Skywarp saw red. "See how you handle a Seeker with all his faculties intact!" he howled, boosting himself vertically and flashing the blue-white heat from his thrusters in his assailant's face, feeling a vicarious thrill at the roar of agony that surged up out of the massive creature below. "Not so easy to pick on someone you haven't drugged up beforehand, huh-?!"

The dark flier was a splash of quicksilver, hard to counter and impossible to catch – deadly purple laser beams strafed down like fire from the Pit itself, scorching lines and burns into the giant's armour. It was only a matter of time before a beam caught a critical junction, bored like a lance of white-hot molten metal into a vital processor and crippled him-

Skywarp was actually winning, doling out a merciless pummelling, until the Sleeper's backup arrived. The first he knew about the new arrivals was when a heavy piece of discarded litter whacked him smartly on the back of the helm, fizzing a brief shower of static through his vision. "What the-"

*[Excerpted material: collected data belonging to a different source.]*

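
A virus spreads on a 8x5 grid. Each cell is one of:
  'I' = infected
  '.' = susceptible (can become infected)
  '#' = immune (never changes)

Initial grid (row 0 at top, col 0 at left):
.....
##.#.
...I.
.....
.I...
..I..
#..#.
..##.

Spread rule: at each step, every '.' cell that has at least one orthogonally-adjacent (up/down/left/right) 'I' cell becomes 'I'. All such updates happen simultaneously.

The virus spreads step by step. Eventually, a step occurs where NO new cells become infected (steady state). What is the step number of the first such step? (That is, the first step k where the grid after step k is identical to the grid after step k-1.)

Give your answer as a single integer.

Step 0 (initial): 3 infected
Step 1: +9 new -> 12 infected
Step 2: +10 new -> 22 infected
Step 3: +6 new -> 28 infected
Step 4: +4 new -> 32 infected
Step 5: +1 new -> 33 infected
Step 6: +0 new -> 33 infected

Answer: 6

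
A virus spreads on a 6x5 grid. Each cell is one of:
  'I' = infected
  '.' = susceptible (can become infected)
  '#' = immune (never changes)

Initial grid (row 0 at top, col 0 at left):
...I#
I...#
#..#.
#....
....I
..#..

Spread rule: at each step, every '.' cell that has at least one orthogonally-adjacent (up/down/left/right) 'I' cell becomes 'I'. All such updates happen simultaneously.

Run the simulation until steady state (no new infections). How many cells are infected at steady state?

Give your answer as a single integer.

Answer: 24

Derivation:
Step 0 (initial): 3 infected
Step 1: +7 new -> 10 infected
Step 2: +7 new -> 17 infected
Step 3: +4 new -> 21 infected
Step 4: +2 new -> 23 infected
Step 5: +1 new -> 24 infected
Step 6: +0 new -> 24 infected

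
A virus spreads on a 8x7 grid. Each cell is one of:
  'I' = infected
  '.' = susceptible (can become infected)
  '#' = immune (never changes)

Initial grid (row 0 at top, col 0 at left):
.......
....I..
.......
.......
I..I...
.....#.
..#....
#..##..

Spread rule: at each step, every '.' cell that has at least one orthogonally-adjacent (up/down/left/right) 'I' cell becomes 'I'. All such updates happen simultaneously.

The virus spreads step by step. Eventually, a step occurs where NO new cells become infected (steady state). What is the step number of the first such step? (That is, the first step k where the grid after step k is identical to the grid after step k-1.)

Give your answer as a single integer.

Answer: 7

Derivation:
Step 0 (initial): 3 infected
Step 1: +11 new -> 14 infected
Step 2: +16 new -> 30 infected
Step 3: +11 new -> 41 infected
Step 4: +6 new -> 47 infected
Step 5: +3 new -> 50 infected
Step 6: +1 new -> 51 infected
Step 7: +0 new -> 51 infected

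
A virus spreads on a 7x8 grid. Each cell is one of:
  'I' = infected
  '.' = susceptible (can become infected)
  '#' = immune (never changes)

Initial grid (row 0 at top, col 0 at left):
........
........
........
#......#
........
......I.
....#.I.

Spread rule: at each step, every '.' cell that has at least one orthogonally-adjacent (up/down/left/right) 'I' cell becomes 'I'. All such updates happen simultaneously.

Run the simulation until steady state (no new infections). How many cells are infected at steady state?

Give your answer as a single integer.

Step 0 (initial): 2 infected
Step 1: +5 new -> 7 infected
Step 2: +4 new -> 11 infected
Step 3: +4 new -> 15 infected
Step 4: +7 new -> 22 infected
Step 5: +8 new -> 30 infected
Step 6: +8 new -> 38 infected
Step 7: +6 new -> 44 infected
Step 8: +3 new -> 47 infected
Step 9: +3 new -> 50 infected
Step 10: +2 new -> 52 infected
Step 11: +1 new -> 53 infected
Step 12: +0 new -> 53 infected

Answer: 53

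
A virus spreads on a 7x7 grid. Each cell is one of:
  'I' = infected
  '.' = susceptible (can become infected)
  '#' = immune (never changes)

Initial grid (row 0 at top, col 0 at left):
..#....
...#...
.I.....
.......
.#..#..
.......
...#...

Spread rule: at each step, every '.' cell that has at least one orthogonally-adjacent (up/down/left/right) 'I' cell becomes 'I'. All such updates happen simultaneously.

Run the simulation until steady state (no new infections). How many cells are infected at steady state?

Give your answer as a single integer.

Step 0 (initial): 1 infected
Step 1: +4 new -> 5 infected
Step 2: +6 new -> 11 infected
Step 3: +5 new -> 16 infected
Step 4: +6 new -> 22 infected
Step 5: +8 new -> 30 infected
Step 6: +7 new -> 37 infected
Step 7: +4 new -> 41 infected
Step 8: +2 new -> 43 infected
Step 9: +1 new -> 44 infected
Step 10: +0 new -> 44 infected

Answer: 44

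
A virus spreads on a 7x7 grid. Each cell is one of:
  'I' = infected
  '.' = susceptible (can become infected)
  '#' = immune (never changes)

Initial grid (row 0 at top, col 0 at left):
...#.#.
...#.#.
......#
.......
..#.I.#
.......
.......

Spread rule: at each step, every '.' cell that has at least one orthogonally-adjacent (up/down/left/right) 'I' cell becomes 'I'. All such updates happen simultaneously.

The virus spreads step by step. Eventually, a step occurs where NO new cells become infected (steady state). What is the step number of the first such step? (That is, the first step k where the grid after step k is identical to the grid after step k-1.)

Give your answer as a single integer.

Answer: 9

Derivation:
Step 0 (initial): 1 infected
Step 1: +4 new -> 5 infected
Step 2: +6 new -> 11 infected
Step 3: +9 new -> 20 infected
Step 4: +6 new -> 26 infected
Step 5: +6 new -> 32 infected
Step 6: +5 new -> 37 infected
Step 7: +2 new -> 39 infected
Step 8: +1 new -> 40 infected
Step 9: +0 new -> 40 infected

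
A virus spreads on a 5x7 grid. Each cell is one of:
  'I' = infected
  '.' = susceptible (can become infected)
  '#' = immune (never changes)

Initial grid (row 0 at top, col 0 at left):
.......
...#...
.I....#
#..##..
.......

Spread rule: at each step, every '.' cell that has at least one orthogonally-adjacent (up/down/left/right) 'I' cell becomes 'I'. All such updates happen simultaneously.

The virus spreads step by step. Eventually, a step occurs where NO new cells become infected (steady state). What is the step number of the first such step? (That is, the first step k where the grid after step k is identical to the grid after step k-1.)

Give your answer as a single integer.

Step 0 (initial): 1 infected
Step 1: +4 new -> 5 infected
Step 2: +6 new -> 11 infected
Step 3: +5 new -> 16 infected
Step 4: +4 new -> 20 infected
Step 5: +4 new -> 24 infected
Step 6: +4 new -> 28 infected
Step 7: +2 new -> 30 infected
Step 8: +0 new -> 30 infected

Answer: 8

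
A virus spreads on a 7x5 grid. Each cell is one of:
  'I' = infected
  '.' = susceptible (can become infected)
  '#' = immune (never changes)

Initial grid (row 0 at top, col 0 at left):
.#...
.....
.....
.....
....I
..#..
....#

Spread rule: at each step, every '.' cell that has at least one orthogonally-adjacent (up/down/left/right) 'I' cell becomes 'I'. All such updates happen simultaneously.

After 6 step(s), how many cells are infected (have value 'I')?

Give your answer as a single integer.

Step 0 (initial): 1 infected
Step 1: +3 new -> 4 infected
Step 2: +4 new -> 8 infected
Step 3: +5 new -> 13 infected
Step 4: +7 new -> 20 infected
Step 5: +6 new -> 26 infected
Step 6: +4 new -> 30 infected

Answer: 30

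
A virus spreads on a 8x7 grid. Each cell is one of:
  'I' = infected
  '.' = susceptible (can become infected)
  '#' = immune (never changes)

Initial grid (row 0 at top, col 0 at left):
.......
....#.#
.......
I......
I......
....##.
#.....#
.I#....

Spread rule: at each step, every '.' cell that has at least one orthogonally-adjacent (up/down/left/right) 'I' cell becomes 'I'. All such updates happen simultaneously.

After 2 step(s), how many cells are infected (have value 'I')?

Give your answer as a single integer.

Answer: 15

Derivation:
Step 0 (initial): 3 infected
Step 1: +6 new -> 9 infected
Step 2: +6 new -> 15 infected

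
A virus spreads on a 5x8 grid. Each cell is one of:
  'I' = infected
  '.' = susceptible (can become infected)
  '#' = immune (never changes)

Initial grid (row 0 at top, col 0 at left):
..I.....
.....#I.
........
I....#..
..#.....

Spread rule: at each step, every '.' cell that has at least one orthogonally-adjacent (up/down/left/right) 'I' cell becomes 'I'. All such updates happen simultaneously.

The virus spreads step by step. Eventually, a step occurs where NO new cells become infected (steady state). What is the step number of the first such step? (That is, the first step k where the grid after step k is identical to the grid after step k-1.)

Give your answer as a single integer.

Answer: 6

Derivation:
Step 0 (initial): 3 infected
Step 1: +9 new -> 12 infected
Step 2: +14 new -> 26 infected
Step 3: +6 new -> 32 infected
Step 4: +4 new -> 36 infected
Step 5: +1 new -> 37 infected
Step 6: +0 new -> 37 infected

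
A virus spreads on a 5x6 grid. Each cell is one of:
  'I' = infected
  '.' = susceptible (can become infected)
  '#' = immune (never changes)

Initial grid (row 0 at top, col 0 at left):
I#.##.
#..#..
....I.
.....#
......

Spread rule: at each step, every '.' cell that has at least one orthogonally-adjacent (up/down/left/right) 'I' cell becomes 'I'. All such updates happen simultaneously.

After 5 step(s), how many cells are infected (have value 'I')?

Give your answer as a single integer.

Step 0 (initial): 2 infected
Step 1: +4 new -> 6 infected
Step 2: +4 new -> 10 infected
Step 3: +6 new -> 16 infected
Step 4: +5 new -> 21 infected
Step 5: +2 new -> 23 infected

Answer: 23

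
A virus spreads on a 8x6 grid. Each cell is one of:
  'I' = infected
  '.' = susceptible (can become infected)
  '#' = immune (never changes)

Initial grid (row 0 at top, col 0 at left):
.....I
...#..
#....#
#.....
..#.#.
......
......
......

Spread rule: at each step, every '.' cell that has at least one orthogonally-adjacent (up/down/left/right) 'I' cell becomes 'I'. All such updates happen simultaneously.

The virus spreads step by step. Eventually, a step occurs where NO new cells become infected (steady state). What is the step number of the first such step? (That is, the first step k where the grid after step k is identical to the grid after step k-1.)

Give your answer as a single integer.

Answer: 13

Derivation:
Step 0 (initial): 1 infected
Step 1: +2 new -> 3 infected
Step 2: +2 new -> 5 infected
Step 3: +2 new -> 7 infected
Step 4: +4 new -> 11 infected
Step 5: +5 new -> 16 infected
Step 6: +5 new -> 21 infected
Step 7: +3 new -> 24 infected
Step 8: +5 new -> 29 infected
Step 9: +6 new -> 35 infected
Step 10: +4 new -> 39 infected
Step 11: +2 new -> 41 infected
Step 12: +1 new -> 42 infected
Step 13: +0 new -> 42 infected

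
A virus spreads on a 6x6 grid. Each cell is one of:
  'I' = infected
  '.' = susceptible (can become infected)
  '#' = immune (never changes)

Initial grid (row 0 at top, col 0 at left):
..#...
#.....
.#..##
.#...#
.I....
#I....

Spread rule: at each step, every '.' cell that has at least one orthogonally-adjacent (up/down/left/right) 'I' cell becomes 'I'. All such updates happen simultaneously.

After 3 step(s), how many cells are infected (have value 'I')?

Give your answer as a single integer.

Step 0 (initial): 2 infected
Step 1: +3 new -> 5 infected
Step 2: +4 new -> 9 infected
Step 3: +5 new -> 14 infected

Answer: 14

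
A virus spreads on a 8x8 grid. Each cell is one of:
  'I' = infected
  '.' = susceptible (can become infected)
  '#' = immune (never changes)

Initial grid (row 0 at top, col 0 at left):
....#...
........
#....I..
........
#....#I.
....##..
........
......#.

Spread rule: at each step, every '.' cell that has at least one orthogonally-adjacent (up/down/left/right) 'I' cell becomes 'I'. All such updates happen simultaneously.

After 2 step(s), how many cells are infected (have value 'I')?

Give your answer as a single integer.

Answer: 18

Derivation:
Step 0 (initial): 2 infected
Step 1: +7 new -> 9 infected
Step 2: +9 new -> 18 infected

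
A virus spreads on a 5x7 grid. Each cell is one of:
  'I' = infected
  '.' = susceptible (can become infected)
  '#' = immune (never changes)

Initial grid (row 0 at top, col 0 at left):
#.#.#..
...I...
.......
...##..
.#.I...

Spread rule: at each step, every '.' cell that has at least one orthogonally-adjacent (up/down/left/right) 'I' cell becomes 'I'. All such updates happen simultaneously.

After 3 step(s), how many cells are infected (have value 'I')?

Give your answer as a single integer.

Answer: 23

Derivation:
Step 0 (initial): 2 infected
Step 1: +6 new -> 8 infected
Step 2: +6 new -> 14 infected
Step 3: +9 new -> 23 infected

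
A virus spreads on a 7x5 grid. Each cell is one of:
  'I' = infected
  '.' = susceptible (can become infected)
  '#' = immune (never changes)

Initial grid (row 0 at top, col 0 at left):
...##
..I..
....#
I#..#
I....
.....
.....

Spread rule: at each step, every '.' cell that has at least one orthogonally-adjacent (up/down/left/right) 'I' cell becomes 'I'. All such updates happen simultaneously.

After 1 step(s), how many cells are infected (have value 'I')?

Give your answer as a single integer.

Step 0 (initial): 3 infected
Step 1: +7 new -> 10 infected

Answer: 10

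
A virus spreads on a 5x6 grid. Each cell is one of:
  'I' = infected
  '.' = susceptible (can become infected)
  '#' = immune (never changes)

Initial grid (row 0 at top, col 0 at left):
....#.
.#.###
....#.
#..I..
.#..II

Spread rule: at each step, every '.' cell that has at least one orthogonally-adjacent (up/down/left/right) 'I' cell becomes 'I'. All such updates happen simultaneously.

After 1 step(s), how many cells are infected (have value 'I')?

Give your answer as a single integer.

Step 0 (initial): 3 infected
Step 1: +5 new -> 8 infected

Answer: 8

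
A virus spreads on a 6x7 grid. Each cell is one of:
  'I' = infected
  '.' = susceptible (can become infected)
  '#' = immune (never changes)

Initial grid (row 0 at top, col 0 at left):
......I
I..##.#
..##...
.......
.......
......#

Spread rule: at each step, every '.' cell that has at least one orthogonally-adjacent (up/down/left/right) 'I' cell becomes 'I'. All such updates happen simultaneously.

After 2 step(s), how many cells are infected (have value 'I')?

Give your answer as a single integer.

Answer: 12

Derivation:
Step 0 (initial): 2 infected
Step 1: +4 new -> 6 infected
Step 2: +6 new -> 12 infected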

Something used his momentary disorientation to grab hold of his legs. Something heavy. Was that a mech? How in Pit had it jumped high enough to grab him?! It yanked him off-balance at just the right angle, then fell hastily away from the blue heat as he flashed power to his thrusters, alarmed.

The wall was just a little too close, and Skywarp found he didn't have the room to straighten up in time. Clipped a trailing wing and promptly lost both altitude and control. "Oof!" The collision with the sheer face of the building jangled a fresh set of hurts through strained motors, and he found the ground racing towards him. Gunning his thrusters took the edge off the impact but didn't save him from an undignified sprawl on his aft.

The middle-sized one had a high-pitched cackle that went through him like knives.

An indignant rage flashed through Skywarp. How dare they laugh! How dare they laugh at him! The middle one took a point-blank (sadly underpowered) shot to the faceplates before even realising the Decepticon was back on his feet, and staggered into the smallest one, yelping pathetically. No time to savour his success, though, Skywarp had to counter the big one – moved with the intended blows and twisted into a counter-attack.

"Stand still, you little fragger," the Sleeper snarled, exasperatedly.

"Stand still? I thought you were the best! You were going to be so kind and gentle, and you can't even catch me!" Skywarp jeered. So much for big and powerful – size obviously wasn't everything if you were big and stupid-

The giant glared down at him and landed a lucky punch on one wing when Skywarp failed to lurch out of the way fast enough. "We're going easy on you, flier. We'd rather have you on our books as a loyal consumer than have you dead."

"If this is trying your hardest," Skywarp threw himself out of the way of a descending piece of discarded masonry, "then you clearly haven't had an effective enemy in vorns."

The middle-sized thug had clearly recovered enough to rejoin the fight; he came out of nowhere to deliver a splintering blow from the scaffold to the back of Skywarp's unsuspecting knees. "You implying we're lazy, Decepticreep?" he asked, over the flier's startled howl of pain. "At least we're not tottering about like hungry sparklings. When was the last time you refuelled?" He snagged a purple arm and dragged Skywarp halfway back to his feet. "How about we help you out?"

The smaller one took the Seeker's other arm. "Yeah, we got energon to spare!" he jeered, his voice echoing unpleasantly down his pipes.

"Tainted energon," Skywarp corrected, trying to work out how to worm his way free. The pair of them were obviously in good health, unlike his own raggedy energy levels.

The giant was tossing a cube of blue light easily in one hand. "We'll let you sample the merchandise, then we'll talk semantics," he smirked. "You never know. You might like it."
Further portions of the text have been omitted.